21 July 2022
by Alex Brinded

Mixed plastic waste upcycled into packaging and automotive parts

Producing high-quality packaging and car parts from post-consumer mixed plastic waste is the focus of a research project at Fraunhofer Institute for Process Engineering and Packaging IVV, Germany.

© Nareeta Martin/Unsplash

Lead Researcher Professor Martin Schlummer highlights that the CreaSolv process is a physical and not chemical selective separation technique. It recovers pure polymers from complex plastic mixtures, namely laminated films and shredder materials from end-of-life vehicles and discarded electronics.

He says, ‘In brief, the target polymer in the waste is dissolved in a polymer specific [non-hazardous] solvent…After dissolution, undissolved matter is removed, and some unwanted co-dissolved materials are purified from the dissolved polymer.

‘After purification, the polymer is separated from the solvent via evaporation (and circulation). As the final drying is performed in an extrusion process, the final product is provided as pellets. The undissolved residues may be used for extraction of another target polymer.’

He adds, ‘The Multicycle project extracted recycled polyethylene (rPE), followed by recycled polypropylene (rPP) and recycled polyamide (rPA), also known as nylon, from 323-2 post-consumer sorting fractions. Left-over polyethylene terephthalate (PET) was also re-used as recycled PET.

‘rPA and rPP were produced from post-industrial automotive battery carriers made from fibreglass and carbon-fibre-reinforced PA and PP.’

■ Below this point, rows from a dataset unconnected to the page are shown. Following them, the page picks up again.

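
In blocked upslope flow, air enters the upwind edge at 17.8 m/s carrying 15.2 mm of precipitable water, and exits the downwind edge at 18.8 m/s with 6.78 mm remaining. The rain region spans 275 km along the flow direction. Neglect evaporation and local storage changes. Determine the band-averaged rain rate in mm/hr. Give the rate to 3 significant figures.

Column moisture flux per unit crosswind length is F = V × PW.
Inflow: F_in = 17.8 × 15.2 = 270.56 mm·m/s
Outflow: F_out = 18.8 × 6.78 = 127.464 mm·m/s
Steady-state rate R = (F_in − F_out)/L = (270.56 − 127.464) / 275000 m = 5.203e-04 mm/s.
R = 5.203e-04 × 3600 = 1.87 mm/hr.

R ≈ 1.87 mm/hr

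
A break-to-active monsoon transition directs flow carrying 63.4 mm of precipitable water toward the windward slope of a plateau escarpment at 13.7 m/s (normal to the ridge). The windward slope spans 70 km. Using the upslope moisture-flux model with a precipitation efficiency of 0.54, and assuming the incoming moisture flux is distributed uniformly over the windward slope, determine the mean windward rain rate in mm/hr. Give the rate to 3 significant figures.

Incoming column moisture flux per unit ridge length: F = V × PW = 13.7 × 63.4 = 868.58 mm·m/s.
Spread over the 70 km slope with efficiency ε = 0.54: R = ε·F/W = 0.54 × 868.58 / 70000 m = 6.700e-03 mm/s.
R = 6.700e-03 × 3600 = 24.1 mm/hr.

R ≈ 24.1 mm/hr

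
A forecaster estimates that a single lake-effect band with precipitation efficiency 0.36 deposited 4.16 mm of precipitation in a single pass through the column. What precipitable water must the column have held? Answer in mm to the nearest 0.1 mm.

PW = precipitation / ε = 4.16 / 0.36 = 11.6 mm.

PW ≈ 11.6 mm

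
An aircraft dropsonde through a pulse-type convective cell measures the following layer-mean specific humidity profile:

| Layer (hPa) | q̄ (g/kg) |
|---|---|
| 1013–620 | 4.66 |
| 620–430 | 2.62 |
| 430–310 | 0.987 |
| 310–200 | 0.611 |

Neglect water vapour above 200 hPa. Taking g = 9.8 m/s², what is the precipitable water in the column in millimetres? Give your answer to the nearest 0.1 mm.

PW ≈ 25.7 mm

Precipitable water is the column-integrated vapour mass per unit area: PW = (1/g) Σ q̄ Δp, with q in kg/kg and Δp in Pa (1 kg/m² of water = 1 mm).
Layer 1013–620 hPa: Δp = 393 hPa = 39300 Pa, q̄ = 0.00466 kg/kg → 0.00466 × 39300 / 9.8 = 18.69 mm
Layer 620–430 hPa: Δp = 190 hPa = 19000 Pa, q̄ = 0.00262 kg/kg → 0.00262 × 19000 / 9.8 = 5.08 mm
Layer 430–310 hPa: Δp = 120 hPa = 12000 Pa, q̄ = 0.000987 kg/kg → 0.000987 × 12000 / 9.8 = 1.21 mm
Layer 310–200 hPa: Δp = 110 hPa = 11000 Pa, q̄ = 0.000611 kg/kg → 0.000611 × 11000 / 9.8 = 0.69 mm
PW = 18.69 + 5.08 + 1.21 + 0.69 = 25.67 ≈ 25.7 mm.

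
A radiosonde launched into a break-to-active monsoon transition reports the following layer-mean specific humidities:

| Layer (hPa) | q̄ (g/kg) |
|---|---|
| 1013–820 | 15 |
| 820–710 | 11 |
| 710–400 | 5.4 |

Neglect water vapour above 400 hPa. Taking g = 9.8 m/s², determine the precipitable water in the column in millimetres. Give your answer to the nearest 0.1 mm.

PW ≈ 59.0 mm

Precipitable water is the column-integrated vapour mass per unit area: PW = (1/g) Σ q̄ Δp, with q in kg/kg and Δp in Pa (1 kg/m² of water = 1 mm).
Layer 1013–820 hPa: Δp = 193 hPa = 19300 Pa, q̄ = 0.015 kg/kg → 0.015 × 19300 / 9.8 = 29.54 mm
Layer 820–710 hPa: Δp = 110 hPa = 11000 Pa, q̄ = 0.011 kg/kg → 0.011 × 11000 / 9.8 = 12.35 mm
Layer 710–400 hPa: Δp = 310 hPa = 31000 Pa, q̄ = 0.0054 kg/kg → 0.0054 × 31000 / 9.8 = 17.08 mm
PW = 29.54 + 12.35 + 17.08 = 58.97 ≈ 59.0 mm.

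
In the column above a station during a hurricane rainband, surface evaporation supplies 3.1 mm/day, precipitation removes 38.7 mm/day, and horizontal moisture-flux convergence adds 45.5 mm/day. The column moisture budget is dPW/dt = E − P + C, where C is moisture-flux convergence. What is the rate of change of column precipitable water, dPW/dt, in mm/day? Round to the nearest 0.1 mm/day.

dPW/dt = E − P + C = 3.1 − 38.7 + (45.5) = 9.9 mm/day.

dPW/dt ≈ 9.9 mm/day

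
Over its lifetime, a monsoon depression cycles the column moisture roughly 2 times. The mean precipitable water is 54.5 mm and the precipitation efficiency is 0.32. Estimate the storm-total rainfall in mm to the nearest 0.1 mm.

Each cycle deposits ε × PW = 0.32 × 54.5 = 17.44 mm.
Over 2 cycles: 2 × 17.44 = 34.9 mm.

rainfall ≈ 34.9 mm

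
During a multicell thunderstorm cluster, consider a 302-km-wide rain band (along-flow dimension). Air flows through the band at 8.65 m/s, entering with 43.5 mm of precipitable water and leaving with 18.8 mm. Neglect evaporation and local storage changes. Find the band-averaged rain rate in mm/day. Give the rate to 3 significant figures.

Column moisture flux per unit crosswind length is F = V × PW.
Inflow: F_in = 8.65 × 43.5 = 376.275 mm·m/s
Outflow: F_out = 8.65 × 18.8 = 162.62 mm·m/s
Steady-state rate R = (F_in − F_out)/L = (376.275 − 162.62) / 302000 m = 7.075e-04 mm/s.
R = 7.075e-04 × 3600 × 24 = 61.1 mm/day.

R ≈ 61.1 mm/day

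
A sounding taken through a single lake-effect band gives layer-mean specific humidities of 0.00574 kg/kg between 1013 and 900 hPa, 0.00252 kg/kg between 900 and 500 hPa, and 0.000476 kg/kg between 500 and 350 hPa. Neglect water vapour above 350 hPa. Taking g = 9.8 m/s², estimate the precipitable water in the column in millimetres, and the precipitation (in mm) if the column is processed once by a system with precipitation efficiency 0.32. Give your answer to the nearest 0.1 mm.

PW ≈ 17.6 mm; precipitation ≈ 5.6 mm

Precipitable water is the column-integrated vapour mass per unit area: PW = (1/g) Σ q̄ Δp, with q in kg/kg and Δp in Pa (1 kg/m² of water = 1 mm).
Layer 1013–900 hPa: Δp = 113 hPa = 11300 Pa, q̄ = 0.00574 kg/kg → 0.00574 × 11300 / 9.8 = 6.62 mm
Layer 900–500 hPa: Δp = 400 hPa = 40000 Pa, q̄ = 0.00252 kg/kg → 0.00252 × 40000 / 9.8 = 10.29 mm
Layer 500–350 hPa: Δp = 150 hPa = 15000 Pa, q̄ = 0.000476 kg/kg → 0.000476 × 15000 / 9.8 = 0.73 mm
PW = 6.62 + 10.29 + 0.73 = 17.64 ≈ 17.6 mm.
Precipitation = ε × PW = 0.32 × 17.6 = 5.6 mm.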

Partner Lömi GmbH, Germany, helped construct a plant. Schlummer says, ‘The demo plant covered all unit operations – such as dissolution, purification, polymer drying and solvent recovery – in technical scale, allowing for a nominal 25kg/h throughput. That is much too low for commercial use, but good enough to produce recycled polymers at a scale of 200 to >1,000kg at the site…The plant is considered a Technology Readiness Level 7 plant and is placed in a 7m high, 800m² hall, plant ground space that covers 350m² – made of 820 components it meets ATEX directive 2014/34/EU.

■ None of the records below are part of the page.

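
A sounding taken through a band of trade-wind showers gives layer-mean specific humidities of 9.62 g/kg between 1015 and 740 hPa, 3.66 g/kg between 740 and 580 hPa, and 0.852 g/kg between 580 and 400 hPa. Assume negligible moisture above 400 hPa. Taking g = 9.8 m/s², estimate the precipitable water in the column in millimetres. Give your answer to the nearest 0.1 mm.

Precipitable water is the column-integrated vapour mass per unit area: PW = (1/g) Σ q̄ Δp, with q in kg/kg and Δp in Pa (1 kg/m² of water = 1 mm).
Layer 1015–740 hPa: Δp = 275 hPa = 27500 Pa, q̄ = 0.00962 kg/kg → 0.00962 × 27500 / 9.8 = 26.99 mm
Layer 740–580 hPa: Δp = 160 hPa = 16000 Pa, q̄ = 0.00366 kg/kg → 0.00366 × 16000 / 9.8 = 5.98 mm
Layer 580–400 hPa: Δp = 180 hPa = 18000 Pa, q̄ = 0.000852 kg/kg → 0.000852 × 18000 / 9.8 = 1.56 mm
PW = 26.99 + 5.98 + 1.56 = 34.53 ≈ 34.5 mm.

PW ≈ 34.5 mm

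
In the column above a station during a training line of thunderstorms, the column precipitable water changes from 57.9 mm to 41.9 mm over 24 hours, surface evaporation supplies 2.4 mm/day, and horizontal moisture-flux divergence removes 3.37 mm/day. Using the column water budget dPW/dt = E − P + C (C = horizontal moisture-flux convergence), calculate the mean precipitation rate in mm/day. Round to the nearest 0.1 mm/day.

dPW/dt = (41.9 − 57.9) mm / (24/24 day) = -16.000 mm/day.
P = E + C − dPW/dt = 2.4 + (-3.37) − (-16.000) = 15.0 mm/day.

P ≈ 15.0 mm/day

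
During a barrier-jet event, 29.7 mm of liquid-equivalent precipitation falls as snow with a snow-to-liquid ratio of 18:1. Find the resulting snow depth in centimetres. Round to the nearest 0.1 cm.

Snow depth = liquid × ratio = 29.7 mm × 18 = 534.6 mm = 53.5 cm.

snow depth ≈ 53.5 cm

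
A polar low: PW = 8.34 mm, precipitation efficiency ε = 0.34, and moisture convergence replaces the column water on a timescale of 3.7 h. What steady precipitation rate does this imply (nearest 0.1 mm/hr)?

Each overturning extracts ε × PW = 0.34 × 8.34 = 2.8356 mm.
Rate = ε·PW / τ = 2.8356 / 3.7 h = 0.8 mm/hr.

R ≈ 0.8 mm/hr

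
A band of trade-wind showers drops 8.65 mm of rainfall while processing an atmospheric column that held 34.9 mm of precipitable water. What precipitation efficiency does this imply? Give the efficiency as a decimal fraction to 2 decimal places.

ε = rainfall / PW = 8.65 / 34.9 = 0.25.

ε ≈ 0.25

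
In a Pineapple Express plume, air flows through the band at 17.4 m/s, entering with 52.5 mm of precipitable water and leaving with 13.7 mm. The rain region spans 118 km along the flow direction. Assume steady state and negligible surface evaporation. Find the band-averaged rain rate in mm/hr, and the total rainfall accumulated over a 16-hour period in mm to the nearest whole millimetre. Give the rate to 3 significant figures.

Column moisture flux per unit crosswind length is F = V × PW.
Inflow: F_in = 17.4 × 52.5 = 913.5 mm·m/s
Outflow: F_out = 17.4 × 13.7 = 238.38 mm·m/s
Steady-state rate R = (F_in − F_out)/L = (913.5 − 238.38) / 118000 m = 5.721e-03 mm/s.
R = 5.721e-03 × 3600 = 20.6 mm/hr.
Over 16 h: total = 20.6 × 16 = 329.6 ≈ 330 mm.

R ≈ 20.6 mm/hr; total ≈ 330 mm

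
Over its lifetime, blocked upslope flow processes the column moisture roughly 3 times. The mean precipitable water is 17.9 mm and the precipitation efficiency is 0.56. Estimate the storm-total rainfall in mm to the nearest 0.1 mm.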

‘The produced recycled material prototypes from low-density PE, PP, PA aka nylon, and PET were tested for film and fibre applications, as well as fibre-reinforced laminates and injection moulding elements.’ The solvents are reused noting circular economy principles. Another collaborator is the manufacturer AMCOR, Switzerland, who develops monolayer and multilayer films with the recyclates.

‘For the packaging sector, the team made use of rPE, rPP and rPA, which were processed for different mock-ups of non-food packs a) flow wraps for wet wipes (three different compositions), b) stand-up pouches for dry and liquid fills c) a sachet for lotion samples,’ Schlummer says.

The resulting rPA and rPP are also used to produce glass-fibre-reinforced laminate structures (for mounting devices) and injection-moulded battery carriers for automotives.

The rPET is used for non-woven material on a door pocket.

‘Production of demonstrator products covered a variety of plastic conversion processes and film blowing, film lamination, packaging production and filling for packs, injection moulding, fibre spinning, non-woven production [and] fibre-reinforced laminate production,’ notes Schlummer.

The team anticpates that the CreaSolv Process will be able to process most polymers but there are large differences in purification and drying. A commercial plant would need specifying to a waste stream.

A small-capacity plant in Indonesia already recycles polyolefin from landfilled sachets using this technique.